FlowNIB: An Information Bottleneck Analysis of Bidirectional vs. Unidirectional Language Models

large-language-models › model-architecture
📄 Abstract

Abstract: Bidirectional language models have better context understanding and perform better than unidirectional models on natural language understanding tasks, yet the theoretical reasons behind this advantage remain unclear. In this work, we investigate this disparity through the lens of the Information Bottleneck (IB) principle, which formalizes a trade-off between compressing input information and preserving task-relevant content. We propose FlowNIB, a dynamic and scalable method for estimating mutual information during training that addresses key limitations of classical IB approaches, including computational intractability and fixed trade-off schedules.
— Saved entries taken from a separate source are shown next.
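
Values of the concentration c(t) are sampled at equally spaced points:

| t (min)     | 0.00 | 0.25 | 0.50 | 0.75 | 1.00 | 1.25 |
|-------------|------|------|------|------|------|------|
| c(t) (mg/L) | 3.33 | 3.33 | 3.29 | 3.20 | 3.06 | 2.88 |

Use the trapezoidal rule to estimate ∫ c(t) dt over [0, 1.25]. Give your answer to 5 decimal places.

h = 0.25, n = 5.
(h/2)·[y₀ + 2y₁ + 2y₂ + 2y₃ + 2y₄ + y₅] = 0.125·(31.97) = 3.99625.

3.99625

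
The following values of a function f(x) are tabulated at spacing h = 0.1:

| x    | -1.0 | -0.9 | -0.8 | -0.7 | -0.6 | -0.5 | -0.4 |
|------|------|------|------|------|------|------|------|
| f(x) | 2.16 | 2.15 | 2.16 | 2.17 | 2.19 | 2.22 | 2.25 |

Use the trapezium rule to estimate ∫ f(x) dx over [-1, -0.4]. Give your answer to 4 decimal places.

h = 0.1, n = 6.
(h/2)·[y₀ + 2y₁ + 2y₂ + 2y₃ + 2y₄ + 2y₅ + y₆] = 0.05·(26.19) = 1.3095.

1.3095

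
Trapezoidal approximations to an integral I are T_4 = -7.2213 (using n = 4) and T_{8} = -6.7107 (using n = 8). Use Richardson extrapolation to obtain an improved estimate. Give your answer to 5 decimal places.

R = (4·T_{8} − T_4) / 3 = (4·(-6.7107) − (-7.2213))/3 = (-19.6215)/3 = -6.54050.

-6.54050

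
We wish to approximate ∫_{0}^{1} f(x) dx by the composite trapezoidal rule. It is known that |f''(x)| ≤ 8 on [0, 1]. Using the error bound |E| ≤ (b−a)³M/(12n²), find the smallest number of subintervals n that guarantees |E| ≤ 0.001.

26

Need 8/(12n²) ≤ 0.001.
n² ≥ 8/(12·0.001) = 666.667 ⇒ n ≥ 25.8199, so the smallest n is 26.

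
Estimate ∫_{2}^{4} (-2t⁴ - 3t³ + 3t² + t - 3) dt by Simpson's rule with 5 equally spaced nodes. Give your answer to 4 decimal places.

-520.8333

h = (4 − 2)/4 = 0.5.
Nodes t₀,…,t₄ = 2, 2.5, 3, 3.5, 4.
f(t) = -2t⁴ - 3t³ + 3t² + t - 3: f₀=-45, f₁=-106.75, f₂=-216, f₃=-391.5, f₄=-655.
(h/3)·[f₀ + 4f₁ + 2f₂ + 4f₃ + f₄] = 0.166667·(-3125) = -520.8333.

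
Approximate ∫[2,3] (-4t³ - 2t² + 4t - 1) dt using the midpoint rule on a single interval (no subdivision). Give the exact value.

-66

M = (b−a)·f(2.5) = 1·(-66) = -66.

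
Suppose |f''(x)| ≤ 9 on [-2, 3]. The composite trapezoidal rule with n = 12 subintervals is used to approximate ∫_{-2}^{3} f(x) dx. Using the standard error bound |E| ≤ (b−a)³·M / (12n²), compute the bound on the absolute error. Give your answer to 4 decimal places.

|E| ≤ (5)³·9 / (12·12²) = 1125/1728 = 0.6510.

0.6510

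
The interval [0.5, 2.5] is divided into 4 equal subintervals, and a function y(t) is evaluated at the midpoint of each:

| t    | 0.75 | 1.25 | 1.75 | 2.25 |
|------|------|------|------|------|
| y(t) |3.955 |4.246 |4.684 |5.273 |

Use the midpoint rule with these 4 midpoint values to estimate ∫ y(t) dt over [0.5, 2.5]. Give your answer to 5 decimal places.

9.07900

h = 0.5, n = 4.
h·[y(m₁) + y(m₂) + y(m₃) + y(m₄)] = 0.5·(18.158) = 9.07900.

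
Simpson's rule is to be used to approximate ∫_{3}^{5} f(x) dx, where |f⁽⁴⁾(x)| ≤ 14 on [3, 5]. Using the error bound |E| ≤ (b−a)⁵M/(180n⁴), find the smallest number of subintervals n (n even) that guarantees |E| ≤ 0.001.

8

Need 448/(180n⁴) ≤ 0.001.
n⁴ ≥ 448/(180·0.001) = 2488.89 ⇒ n ≥ 7.0632, so the smallest even n is 8. (n must be even for Simpson's rule.)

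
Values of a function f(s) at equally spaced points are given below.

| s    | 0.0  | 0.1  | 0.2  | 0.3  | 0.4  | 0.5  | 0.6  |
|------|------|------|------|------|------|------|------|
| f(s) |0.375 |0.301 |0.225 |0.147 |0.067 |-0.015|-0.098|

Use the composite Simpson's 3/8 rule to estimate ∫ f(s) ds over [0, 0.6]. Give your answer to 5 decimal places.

h = 0.1, n = 6.
(3h/8)·[y₀ + 3y₁ + 3y₂ + 2y₃ + 3y₄ + 3y₅ + y₆] = 0.0375·(2.305) = 0.08644.

0.08644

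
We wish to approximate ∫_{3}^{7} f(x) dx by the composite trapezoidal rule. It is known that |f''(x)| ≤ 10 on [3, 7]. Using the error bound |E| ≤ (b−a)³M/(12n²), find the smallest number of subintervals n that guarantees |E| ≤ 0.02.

Need 640/(12n²) ≤ 0.02.
n² ≥ 640/(12·0.02) = 2666.67 ⇒ n ≥ 51.6398, so the smallest n is 52.

52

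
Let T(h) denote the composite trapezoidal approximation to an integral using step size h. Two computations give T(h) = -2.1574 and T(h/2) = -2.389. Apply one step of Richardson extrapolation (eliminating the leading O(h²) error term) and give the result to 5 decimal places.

R = (4·T(h/2) − T(h)) / 3 = (4·(-2.389) − (-2.1574))/3 = (-7.3986)/3 = -2.46620.

-2.46620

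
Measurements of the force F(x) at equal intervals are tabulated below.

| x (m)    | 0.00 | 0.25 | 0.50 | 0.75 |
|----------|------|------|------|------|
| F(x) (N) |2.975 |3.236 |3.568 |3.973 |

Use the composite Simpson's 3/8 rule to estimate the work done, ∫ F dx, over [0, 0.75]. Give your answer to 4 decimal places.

h = 0.25, n = 3.
(3h/8)·[y₀ + 3y₁ + 3y₂ + y₃] = 0.09375·(27.360) = 2.5650.

2.5650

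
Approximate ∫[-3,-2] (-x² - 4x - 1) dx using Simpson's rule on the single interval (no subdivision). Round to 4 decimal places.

S = (b−a)/6 · [f(-3) + 4f(-2.5) + f(-2)] = 0.166667·[2 + 4·2.75 + 3] = 2.6667.

2.6667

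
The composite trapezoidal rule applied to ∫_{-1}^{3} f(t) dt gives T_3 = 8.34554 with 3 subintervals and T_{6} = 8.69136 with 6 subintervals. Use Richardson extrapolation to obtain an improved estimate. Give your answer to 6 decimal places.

R = (4·T_{6} − T_3) / 3 = (4·8.69136 − 8.34554)/3 = (26.41990)/3 = 8.806633.

8.806633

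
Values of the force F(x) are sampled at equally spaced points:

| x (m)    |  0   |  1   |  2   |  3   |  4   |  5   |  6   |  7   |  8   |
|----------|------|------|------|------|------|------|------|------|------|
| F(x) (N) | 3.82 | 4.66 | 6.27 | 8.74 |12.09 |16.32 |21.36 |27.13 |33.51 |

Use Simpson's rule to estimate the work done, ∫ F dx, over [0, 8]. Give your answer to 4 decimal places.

h = 1, n = 8.
(h/3)·[y₀ + 4y₁ + 2y₂ + 4y₃ + 2y₄ + 4y₅ + 2y₆ + 4y₇ + y₈] = 0.333333·(344.17) = 114.7233.

114.7233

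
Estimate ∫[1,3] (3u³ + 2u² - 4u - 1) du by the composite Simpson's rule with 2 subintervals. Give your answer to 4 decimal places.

h = (3 − 1)/2 = 1.
Nodes u₀,…,u₂ = 1, 2, 3.
f(u) = 3u³ + 2u² - 4u - 1: f₀=0, f₁=23, f₂=86.
(h/3)·[f₀ + 4f₁ + f₂] = 0.333333·(178) = 59.3333.

59.3333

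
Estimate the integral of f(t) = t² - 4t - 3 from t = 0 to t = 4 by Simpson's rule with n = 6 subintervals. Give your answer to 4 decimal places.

h = (4 − 0)/6 = 0.666667.
Nodes t₀,…,t₆ = 0, 0.666667, 1.333333, 2, 2.666667, 3.333333, 4.
f(t) = t² - 4t - 3: f₀=-3, f₁=-5.222222, f₂=-6.555556, f₃=-7, f₄=-6.555556, f₅=-5.222222, f₆=-3.
(h/3)·[f₀ + 4f₁ + 2f₂ + 4f₃ + 2f₄ + 4f₅ + f₆] = 0.222222·(-102) = -22.6667.

-22.6667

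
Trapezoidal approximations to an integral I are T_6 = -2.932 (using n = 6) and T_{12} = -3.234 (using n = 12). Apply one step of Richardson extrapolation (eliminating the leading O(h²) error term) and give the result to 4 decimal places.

-3.3347

R = (4·T_{12} − T_6) / 3 = (4·(-3.234) − (-2.932))/3 = (-10.004)/3 = -3.3347.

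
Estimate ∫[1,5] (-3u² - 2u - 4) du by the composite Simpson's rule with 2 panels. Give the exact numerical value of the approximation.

-164

h = (5 − 1)/2 = 2.
Nodes u₀,…,u₂ = 1, 3, 5.
f(u) = -3u² - 2u - 4: f₀=-9, f₁=-37, f₂=-89.
(h/3)·[f₀ + 4f₁ + f₂] = 0.666667·(-246) = -164.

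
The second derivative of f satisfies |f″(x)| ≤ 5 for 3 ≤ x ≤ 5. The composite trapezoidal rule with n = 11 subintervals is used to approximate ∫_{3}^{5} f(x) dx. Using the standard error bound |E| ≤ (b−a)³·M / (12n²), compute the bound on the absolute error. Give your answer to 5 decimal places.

0.02755

|E| ≤ (2)³·5 / (12·11²) = 40/1452 = 0.02755.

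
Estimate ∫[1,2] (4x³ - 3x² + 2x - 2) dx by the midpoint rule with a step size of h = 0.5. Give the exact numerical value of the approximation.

8.6875

h = (2 − 1)/2 = 0.5.
Midpoints m₁,…,m₂ = 1.25, 1.75.
f(m₁)=3.625, f(m₂)=13.75.
h·[f(m₁) + f(m₂)] = 0.5·(17.375) = 8.6875.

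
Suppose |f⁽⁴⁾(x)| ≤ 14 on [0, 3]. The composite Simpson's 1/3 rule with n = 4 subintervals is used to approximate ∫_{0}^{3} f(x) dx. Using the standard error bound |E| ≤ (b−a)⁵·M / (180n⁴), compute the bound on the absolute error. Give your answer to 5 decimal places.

0.07383

|E| ≤ (3)⁵·14 / (180·4⁴) = 3402/46080 = 0.07383.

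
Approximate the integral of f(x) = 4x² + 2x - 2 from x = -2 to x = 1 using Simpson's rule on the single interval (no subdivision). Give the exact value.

3

S = (b−a)/6 · [f(-2) + 4f(-0.5) + f(1)] = 0.5·[10 + 4·(-2) + 4] = 3.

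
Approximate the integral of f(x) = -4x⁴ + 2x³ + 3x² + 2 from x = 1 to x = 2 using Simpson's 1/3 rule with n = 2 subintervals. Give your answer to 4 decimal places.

h = (2 − 1)/2 = 0.5.
Nodes x₀,…,x₂ = 1, 1.5, 2.
f(x) = -4x⁴ + 2x³ + 3x² + 2: f₀=3, f₁=-4.75, f₂=-34.
(h/3)·[f₀ + 4f₁ + f₂] = 0.166667·(-50) = -8.3333.

-8.3333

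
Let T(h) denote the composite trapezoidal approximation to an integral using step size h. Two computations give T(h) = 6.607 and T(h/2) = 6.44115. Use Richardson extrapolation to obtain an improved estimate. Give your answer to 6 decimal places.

6.385867

R = (4·T(h/2) − T(h)) / 3 = (4·6.44115 − 6.607)/3 = (19.15760)/3 = 6.385867.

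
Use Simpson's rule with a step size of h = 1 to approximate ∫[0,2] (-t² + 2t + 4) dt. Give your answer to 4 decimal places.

h = (2 − 0)/2 = 1.
Nodes t₀,…,t₂ = 0, 1, 2.
f(t) = -t² + 2t + 4: f₀=4, f₁=5, f₂=4.
(h/3)·[f₀ + 4f₁ + f₂] = 0.333333·(28) = 9.3333.

9.3333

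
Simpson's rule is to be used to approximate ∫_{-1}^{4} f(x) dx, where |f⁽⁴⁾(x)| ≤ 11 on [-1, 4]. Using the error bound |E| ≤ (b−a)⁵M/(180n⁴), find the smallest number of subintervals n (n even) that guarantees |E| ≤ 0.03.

10

Need 34375/(180n⁴) ≤ 0.03.
n⁴ ≥ 34375/(180·0.03) = 6365.74 ⇒ n ≥ 8.9323, so the smallest even n is 10. (n must be even for Simpson's rule.)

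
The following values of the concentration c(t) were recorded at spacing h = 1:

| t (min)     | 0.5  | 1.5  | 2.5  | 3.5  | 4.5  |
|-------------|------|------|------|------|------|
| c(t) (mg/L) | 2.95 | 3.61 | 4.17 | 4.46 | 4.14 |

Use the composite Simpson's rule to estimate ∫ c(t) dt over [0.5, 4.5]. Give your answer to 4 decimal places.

h = 1, n = 4.
(h/3)·[y₀ + 4y₁ + 2y₂ + 4y₃ + y₄] = 0.333333·(47.71) = 15.9033.

15.9033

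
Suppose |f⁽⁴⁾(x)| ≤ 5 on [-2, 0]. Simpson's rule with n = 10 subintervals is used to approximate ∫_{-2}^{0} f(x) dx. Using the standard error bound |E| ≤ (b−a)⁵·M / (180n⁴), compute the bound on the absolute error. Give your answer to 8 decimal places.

0.00008889

|E| ≤ (2)⁵·5 / (180·10⁴) = 160/1800000 = 0.00008889.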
Theoretically, we show that bidirectional models retain more mutual information and exhibit higher effective dimensionality than unidirectional models. To support this, we present a generalized framework for measuring representational complexity and prove that bidirectional representations are strictly more informative under mild conditions. We further validate our findings through extensive experiments across multiple models and tasks using FlowNIB, revealing how information is encoded and compressed throughout training. Together, our work provides a principled explanation for the effectiveness of bidirectional architectures and introduces a practical tool for analyzing information flow in deep language models.

Key Contributions

Investigates the theoretical advantage of bidirectional language models over unidirectional ones using the Information Bottleneck (IB) principle. Proposes FlowNIB, a dynamic and scalable method for estimating mutual information during training, showing theoretically and empirically that bidirectional models retain more mutual information and have higher effective dimensionality.

Business Value

Deeper theoretical understanding can guide the development of more efficient and effective language models, leading to better performance in downstream NLP applications.